Les écrivains ont tous déjà été confrontés, à un moment ou à un autre, au même problème : le blocage, l’irréductible incapacité d’écrire. Cette impression, profondément imprégnée dans l’esprit de celui qui écrit, de n’avoir rien à dire. Avant, c’était la plume qui demeurait immobile sur la page blanche, aujourd’hui, c’est le curseur qui clignote sur l’écran. L’effet est le même : pas un mot.

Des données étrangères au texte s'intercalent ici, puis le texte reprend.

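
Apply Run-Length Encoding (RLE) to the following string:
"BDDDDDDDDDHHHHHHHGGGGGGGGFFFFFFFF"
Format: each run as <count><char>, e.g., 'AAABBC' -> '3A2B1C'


Scanning runs left to right:
  i=0: run of 'B' x 1 -> '1B'
  i=1: run of 'D' x 9 -> '9D'
  i=10: run of 'H' x 7 -> '7H'
  i=17: run of 'G' x 8 -> '8G'
  i=25: run of 'F' x 8 -> '8F'

RLE = 1B9D7H8G8F


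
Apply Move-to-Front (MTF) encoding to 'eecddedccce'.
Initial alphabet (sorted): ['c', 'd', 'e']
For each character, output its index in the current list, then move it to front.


MTF encoding:
'e': index 2 in ['c', 'd', 'e'] -> ['e', 'c', 'd']
'e': index 0 in ['e', 'c', 'd'] -> ['e', 'c', 'd']
'c': index 1 in ['e', 'c', 'd'] -> ['c', 'e', 'd']
'd': index 2 in ['c', 'e', 'd'] -> ['d', 'c', 'e']
'd': index 0 in ['d', 'c', 'e'] -> ['d', 'c', 'e']
'e': index 2 in ['d', 'c', 'e'] -> ['e', 'd', 'c']
'd': index 1 in ['e', 'd', 'c'] -> ['d', 'e', 'c']
'c': index 2 in ['d', 'e', 'c'] -> ['c', 'd', 'e']
'c': index 0 in ['c', 'd', 'e'] -> ['c', 'd', 'e']
'c': index 0 in ['c', 'd', 'e'] -> ['c', 'd', 'e']
'e': index 2 in ['c', 'd', 'e'] -> ['e', 'c', 'd']


Output: [2, 0, 1, 2, 0, 2, 1, 2, 0, 0, 2]


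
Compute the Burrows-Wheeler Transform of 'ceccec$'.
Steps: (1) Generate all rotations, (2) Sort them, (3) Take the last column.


Rotations (sorted):
  0: $ceccec -> last char: c
  1: c$cecce -> last char: e
  2: ccec$ce -> last char: e
  3: cec$cec -> last char: c
  4: ceccec$ -> last char: $
  5: ec$cecc -> last char: c
  6: eccec$c -> last char: c


BWT = ceec$cc


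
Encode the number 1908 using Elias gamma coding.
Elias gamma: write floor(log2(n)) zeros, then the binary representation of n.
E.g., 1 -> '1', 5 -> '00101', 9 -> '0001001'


num_bits = floor(log2(1908)) + 1 = 11
leading_zeros = num_bits - 1 = 10
binary(1908) = 11101110100

Elias gamma(1908) = '0000000000' + '11101110100' = 000000000011101110100 (21 bits)


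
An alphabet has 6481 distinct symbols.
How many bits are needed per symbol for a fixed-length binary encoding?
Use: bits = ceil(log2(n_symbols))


log2(6481) = 12.662
Bracket: 2^12 = 4096 < 6481 <= 2^13 = 8192
So ceil(log2(6481)) = 13

bits = ceil(log2(6481)) = ceil(12.662) = 13 bits


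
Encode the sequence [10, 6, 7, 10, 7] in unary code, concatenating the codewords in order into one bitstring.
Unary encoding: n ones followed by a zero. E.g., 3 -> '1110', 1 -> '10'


Encode each number as n ones followed by a terminating 0:
  10 -> 11111111110 (11 bits)
  6 -> 1111110 (7 bits)
  7 -> 11111110 (8 bits)
  10 -> 11111111110 (11 bits)
  7 -> 11111110 (8 bits)
Total length = 11 + 7 + 8 + 11 + 8 = 45 bits.

Unary([10, 6, 7, 10, 7]) = 111111111101111110111111101111111111011111110 (45 bits)


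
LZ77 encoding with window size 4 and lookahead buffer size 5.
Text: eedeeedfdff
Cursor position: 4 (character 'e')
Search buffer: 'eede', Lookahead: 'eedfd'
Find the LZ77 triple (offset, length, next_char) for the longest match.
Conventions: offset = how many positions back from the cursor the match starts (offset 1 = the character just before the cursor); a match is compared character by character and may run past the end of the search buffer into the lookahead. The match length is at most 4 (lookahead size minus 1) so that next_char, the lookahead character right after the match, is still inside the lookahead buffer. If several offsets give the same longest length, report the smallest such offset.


Try each offset into the search buffer:
  offset=1 (pos 3, char 'e'): match length 2
  offset=2 (pos 2, char 'd'): match length 0
  offset=3 (pos 1, char 'e'): match length 1
  offset=4 (pos 0, char 'e'): match length 3
Longest match has length 3 at offset 4.
next_char = character at position 4 + 3 = 7 -> 'f'

Best match: offset=4, length=3 (matching 'eed' starting at position 0)
LZ77 triple: (4, 3, 'f')


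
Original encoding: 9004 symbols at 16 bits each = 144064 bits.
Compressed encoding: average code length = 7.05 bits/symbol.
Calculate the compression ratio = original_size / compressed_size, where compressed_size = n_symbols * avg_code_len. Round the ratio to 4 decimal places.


original_size = n_symbols * orig_bits = 9004 * 16 = 144064 bits
compressed_size = n_symbols * avg_code_len = 9004 * 7.05 = 63478.2 bits
ratio = original_size / compressed_size = 144064 / 63478.2 = 2.2695

Compression ratio = 2.2695


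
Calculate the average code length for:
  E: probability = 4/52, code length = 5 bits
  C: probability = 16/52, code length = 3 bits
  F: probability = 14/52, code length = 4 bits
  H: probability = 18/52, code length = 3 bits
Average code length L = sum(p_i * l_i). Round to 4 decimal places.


Weighted contributions p_i * l_i:
  E: (4/52) * 5 = 20/52
  C: (16/52) * 3 = 48/52
  F: (14/52) * 4 = 56/52
  H: (18/52) * 3 = 54/52
Sum = (20 + 48 + 56 + 54)/52 = 178/52

L = 178/52 = 3.4231 bits/symbol


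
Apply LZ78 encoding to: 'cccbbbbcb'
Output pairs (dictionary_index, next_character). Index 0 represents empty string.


LZ78 encoding steps:
Dictionary: {0: ''}
Step 1: w='' (idx 0), next='c' -> output (0, 'c'), add 'c' as idx 1
Step 2: w='c' (idx 1), next='c' -> output (1, 'c'), add 'cc' as idx 2
Step 3: w='' (idx 0), next='b' -> output (0, 'b'), add 'b' as idx 3
Step 4: w='b' (idx 3), next='b' -> output (3, 'b'), add 'bb' as idx 4
Step 5: w='b' (idx 3), next='c' -> output (3, 'c'), add 'bc' as idx 5
Step 6: w='b' (idx 3), end of input -> output (3, '')


Encoded: [(0, 'c'), (1, 'c'), (0, 'b'), (3, 'b'), (3, 'c'), (3, '')]


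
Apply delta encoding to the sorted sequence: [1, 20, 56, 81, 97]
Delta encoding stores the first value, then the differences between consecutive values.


First value: 1
Deltas:
  20 - 1 = 19
  56 - 20 = 36
  81 - 56 = 25
  97 - 81 = 16


Delta encoded: [1, 19, 36, 25, 16]


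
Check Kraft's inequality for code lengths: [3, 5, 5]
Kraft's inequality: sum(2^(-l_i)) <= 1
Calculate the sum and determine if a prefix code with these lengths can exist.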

Si l’on connaît bien l’angoisse de la page blanche, il semble que je sois victime de son opposé, dont on parle nettement moins : celui de la page noire. De la page noircie, griffonnée, gribouillée, hachurée, chiffonnée parfois, et puis jetée, dans un élan de désespoir. Le syndrome de la page noire, au contraire de celui de la page blanche, ne trouve pas son fondement dans l’absence d’inspiration. Au contraire, elle résulte d’un élan irrépressible qui s’empare de l’écrivain. Ce n’est pas une transe ou un état fiévreux –je m’excuse de décevoir les plus romantiques d’entre vous, qui s’accrochent à l’image de l’écrivain tourmenté– mais bien une incontrôlable envie d’écrire, de dire, de mettre en mots une foule de choses. Or, sauf si on a beaucoup, beaucoup de talent, la page noire peut s’avérer être tout aussi problématique que la pire des pannes d’écriture.
En véritable experte de la page –blanche ou noire–, j’ai pu constater que les élans de créativité littéraire donnent lieu, le plus souvent, à deux scénarios possibles. D’abord, on a le classique d’entre les classiques : la remise en question. On écrit, on écrit et puis, à la relecture, on déteste et on jette. Même les plus grands y ont été confrontés. Gribouiller des phrases pendant des heures et des heures, et se relire, quelques heures ou même quelques jours plus tard, pour en arriver au constat complètement subjectif que c’est nul, que, franchement, on n’a rien écrit de bon et que tout cela ne mérite que la poubelle. On efface tout et on recommence. Le second scénario n’est guère plus plaisant, et c’est celui de l’indomptable chaos. Vous le connaissez, il naît quand les idées se bousculent, qu’elles s’entremêlent et se confondent, au point où on finit par ne rien écrire du tout ou, si on écrit, par ne plus rien y comprendre. La frustration ressentie n’est pas exactement la même que pour la remise en question, mais elle n’en est pas moins accablante.
C’est dans ce deuxième scénario que je me suis empêtrée cette semaine. J’aurais voulu parler d’un tas de choses dans ma première chronique de l’année. Des résolutions que l’on prend mais qu’on ne respecte jamais, des renouveaux et des cercles vicieux, des soirées en famille qui enchantent ou exaspèrent, selon la famille… Mais en cours de route, j’ai tout effacé. Je ne sais pas si c’est d’entamer une nouvelle année qui me fait ça, de voir devant moi se déployer toutes sortes de possibilités, mais ma tête est un peu comme un grenier encombré. Les vieilleries des années passées s’empilent les unes par-dessus les autres et, bizarrement, je n’arrive pas à faire de la place pour du neuf.
Comme quoi il est parfois vrai que trop, c’est comme pas assez.